Dr. Gerhard Jansen koordiniert das Programm, er spricht von einer „echten Win-Win-Situation“. Auf der einen Seite erhält der Staat nun Einnahmen aus seinem Wald, auf der anderen sichert das den Bestand des Waldes. Damit das so bleibt, bildet PRORENA Waldschützer aus und schafft so neue Einkommensquellen für die Bevölkerung. „Eine Studie zeigt, dass jede Familie allein durch die Holznutzung jährlich zusätzliche Einnahmen von rund 2.600 € erzielt“, sagt Jansen. Das entspricht ungefähr der Höhe des durchschnittlichen Pro-Kopf-Einkommens in Honduras.
Das Balaire-Projekt – selbst ist die Frau
Auch das Garífuna Emergency Committee of Honduras (CEGAH) zeigt einen nachhaltigen Weg: Als 1998 Hurrikan Mitch an Honduras Nordküste enorme Schäden anrichtete, gründeten Frauen das CEGAH, zunächst als reine Katastrophenhilfe. Über die Jahre entwickelte die Initiative Maßnahmen, um für zukünftige Umweltkatastrophen besser gerüstet zu sein. Damals zerstörte Mitch rund 70 Prozent der Ernte. “Wir zeigen unseren Leuten, wie sie die traditionellen, hier heimischen Pflanzen anbauen können. Dazu gehören die Yucca- und die Kokospalme, die Tannia - eine stärkereiche Nutzpflanze - sowie Bananen und Süßkartoffeln.” Außerdem würden traditionelle Anbaumethoden helfen, sich gegen Naturkatastrophen und den Klimawandel zu wappnen, sagt Nilda Hazel Gotay, Leiterin des Komitees.

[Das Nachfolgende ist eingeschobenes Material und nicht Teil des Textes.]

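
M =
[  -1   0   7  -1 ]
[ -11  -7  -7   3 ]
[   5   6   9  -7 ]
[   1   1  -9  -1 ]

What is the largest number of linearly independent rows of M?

3

Row reduce to echelon form.
R2 ← R2 − (11)·R1: [0, -7, -84, 14]
R3 ← R3 + (5)·R1: [0, 6, 44, -12]
R4 ← R4 + R1: [0, 1, -2, -2]
R3 ← R3 + (6/7)·R2: [0, 0, -28, 0]
R4 ← R4 + (1/7)·R2: [0, 0, -14, 0]
R4 ← R4 − (1/2)·R3: [0, 0, 0, 0]
Echelon form has 3 nonzero rows, so rank(M) = 3.
The rank gives the maximum number of linearly independent rows: 3.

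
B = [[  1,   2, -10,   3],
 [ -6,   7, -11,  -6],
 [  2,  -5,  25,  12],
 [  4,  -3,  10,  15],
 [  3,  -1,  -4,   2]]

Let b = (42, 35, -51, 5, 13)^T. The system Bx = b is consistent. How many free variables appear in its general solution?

0

Row reduce the augmented matrix [B | b].
R2 ← R2 + (6)·R1: [0, 19, -71, 12, 287]
R3 ← R3 − (2)·R1: [0, -9, 45, 6, -135]
R4 ← R4 − (4)·R1: [0, -11, 50, 3, -163]
R5 ← R5 − (3)·R1: [0, -7, 26, -7, -113]
R3 ← R3 + (9/19)·R2: [0, 0, 216/19, 222/19, 18/19]
R4 ← R4 + (11/19)·R2: [0, 0, 169/19, 189/19, 60/19]
R5 ← R5 + (7/19)·R2: [0, 0, -3/19, -49/19, -138/19]
R4 ← R4 − (169/216)·R3: [0, 0, 0, 29/36, 29/12]
R5 ← R5 + (1/72)·R3: [0, 0, 0, -29/12, -29/4]
R5 ← R5 + (3)·R4: [0, 0, 0, 0, 0]
The echelon form has 4 nonzero rows, and every pivot lies in the first 4 columns, so rank(B) = rank([B|b]) = 4.
The system is consistent.
Free variables = (unknowns) − (rank) = 4 − 4 = 0.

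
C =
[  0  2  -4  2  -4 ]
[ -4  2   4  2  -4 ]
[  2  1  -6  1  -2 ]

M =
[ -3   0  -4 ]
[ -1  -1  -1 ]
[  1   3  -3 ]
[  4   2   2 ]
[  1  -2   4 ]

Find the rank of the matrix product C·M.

2

First compute CM:
[[ -2,  -2,  -2],
 [ 18,  22, -10],
 [-11, -13,   3]]
Now row reduce the product.
R2 ← R2 + (9)·R1: [0, 4, -28]
R3 ← R3 − (11/2)·R1: [0, -2, 14]
R3 ← R3 + (1/2)·R2: [0, 0, 0]
2 nonzero rows, so rank(CM) = 2.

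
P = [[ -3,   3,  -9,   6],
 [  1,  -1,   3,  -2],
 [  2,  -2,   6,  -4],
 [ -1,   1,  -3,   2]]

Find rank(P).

1

Row reduce to echelon form.
R2 ← R2 + (1/3)·R1: [0, 0, 0, 0]
R3 ← R3 + (2/3)·R1: [0, 0, 0, 0]
R4 ← R4 − (1/3)·R1: [0, 0, 0, 0]
Echelon form has 1 nonzero row, so rank(P) = 1.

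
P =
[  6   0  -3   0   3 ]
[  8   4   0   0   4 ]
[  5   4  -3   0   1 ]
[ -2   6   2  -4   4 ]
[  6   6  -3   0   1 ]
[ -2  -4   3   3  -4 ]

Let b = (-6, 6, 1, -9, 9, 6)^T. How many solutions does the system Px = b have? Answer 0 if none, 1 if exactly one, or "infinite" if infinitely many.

Row reduce the augmented matrix [P | b].
R2 ← R2 − (4/3)·R1: [0, 4, 4, 0, 0, 14]
R3 ← R3 − (5/6)·R1: [0, 4, -1/2, 0, -3/2, 6]
R4 ← R4 + (1/3)·R1: [0, 6, 1, -4, 5, -11]
R5 ← R5 − R1: [0, 6, 0, 0, -2, 15]
R6 ← R6 + (1/3)·R1: [0, -4, 2, 3, -3, 4]
R3 ← R3 − R2: [0, 0, -9/2, 0, -3/2, -8]
R4 ← R4 − (3/2)·R2: [0, 0, -5, -4, 5, -32]
R5 ← R5 − (3/2)·R2: [0, 0, -6, 0, -2, -6]
R6 ← R6 + R2: [0, 0, 6, 3, -3, 18]
R4 ← R4 − (10/9)·R3: [0, 0, 0, -4, 20/3, -208/9]
R5 ← R5 − (4/3)·R3: [0, 0, 0, 0, 0, 14/3]
R6 ← R6 + (4/3)·R3: [0, 0, 0, 3, -5, 22/3]
R6 ← R6 + (3/4)·R4: [0, 0, 0, 0, 0, -10]
R6 ← R6 + (15/7)·R5: [0, 0, 0, 0, 0, 0]
The echelon form has 5 nonzero rows; the last pivot sits in the augmented column, so rank(P) = 4 but rank([P|b]) = 5.
Since the ranks differ, the system is inconsistent.
It has no solutions.

0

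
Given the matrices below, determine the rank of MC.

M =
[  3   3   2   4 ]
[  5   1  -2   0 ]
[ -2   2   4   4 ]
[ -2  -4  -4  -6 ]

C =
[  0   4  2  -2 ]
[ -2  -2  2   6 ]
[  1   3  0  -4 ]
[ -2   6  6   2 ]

1

First compute MC:
[[-12,  36,  36,  12],
 [ -4,  12,  12,   4],
 [ -8,  24,  24,   8],
 [ 16, -48, -48, -16]]
Now row reduce the product.
R2 ← R2 − (1/3)·R1: [0, 0, 0, 0]
R3 ← R3 − (2/3)·R1: [0, 0, 0, 0]
R4 ← R4 + (4/3)·R1: [0, 0, 0, 0]
1 nonzero row, so rank(MC) = 1.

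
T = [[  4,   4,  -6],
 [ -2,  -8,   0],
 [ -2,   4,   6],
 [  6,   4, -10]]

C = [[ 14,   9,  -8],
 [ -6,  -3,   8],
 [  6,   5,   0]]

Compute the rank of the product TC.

First compute TC:
[[ -4,  -6,   0],
 [ 20,   6, -48],
 [-16,   0,  48],
 [  0,  -8, -16]]
Now row reduce the product.
R2 ← R2 + (5)·R1: [0, -24, -48]
R3 ← R3 − (4)·R1: [0, 24, 48]
R3 ← R3 + R2: [0, 0, 0]
R4 ← R4 − (1/3)·R2: [0, 0, 0]
2 nonzero rows, so rank(TC) = 2.

2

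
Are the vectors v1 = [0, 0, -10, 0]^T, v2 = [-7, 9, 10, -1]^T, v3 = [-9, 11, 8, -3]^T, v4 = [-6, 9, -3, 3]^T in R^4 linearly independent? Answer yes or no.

Form the matrix with these vectors as rows and row reduce.
Swap R1 ↔ R2
R3 ← R3 − (9/7)·R1: [0, -4/7, -34/7, -12/7]
R4 ← R4 − (6/7)·R1: [0, 9/7, -81/7, 27/7]
Swap R2 ↔ R3
R4 ← R4 + (9/4)·R2: [0, 0, -45/2, 0]
R4 ← R4 − (9/4)·R3: [0, 0, 0, 0]
3 nonzero rows, so the 4 vectors span a space of dimension 3.
Since 3 < 4, the vectors are linearly dependent.

no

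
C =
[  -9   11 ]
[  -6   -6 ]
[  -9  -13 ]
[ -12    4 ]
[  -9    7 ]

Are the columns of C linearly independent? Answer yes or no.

yes

Row reduce C to echelon form.
R2 ← R2 − (2/3)·R1: [0, -40/3]
R3 ← R3 − R1: [0, -24]
R4 ← R4 − (4/3)·R1: [0, -32/3]
R5 ← R5 − R1: [0, -4]
R3 ← R3 − (9/5)·R2: [0, 0]
R4 ← R4 − (4/5)·R2: [0, 0]
R5 ← R5 − (3/10)·R2: [0, 0]
2 pivots among 2 columns.
Every column is a pivot column, so the columns are linearly independent.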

Neuestes Positiv-Beispiel ist die Balaire-Palme, eine Art Wunderbaum, der sich vielfältig verwerten lässt - ob bei der Herstellung von Körben oder der Fertigung des traditionellen Garífuna-Werkzeug "La culebra", mit dem die Garífuna die Wurzeln der nahrhaften Yucca-Palme schälen, um ihr traditionelles Cassava-Brot herzustellen. Zu guter Letzt: Die Balaire ist eine Kletterpalme, die sich um andere Bäume rankt: Damit gibt sie zusätzlichen Halt gegen den nächsten Hurrikan.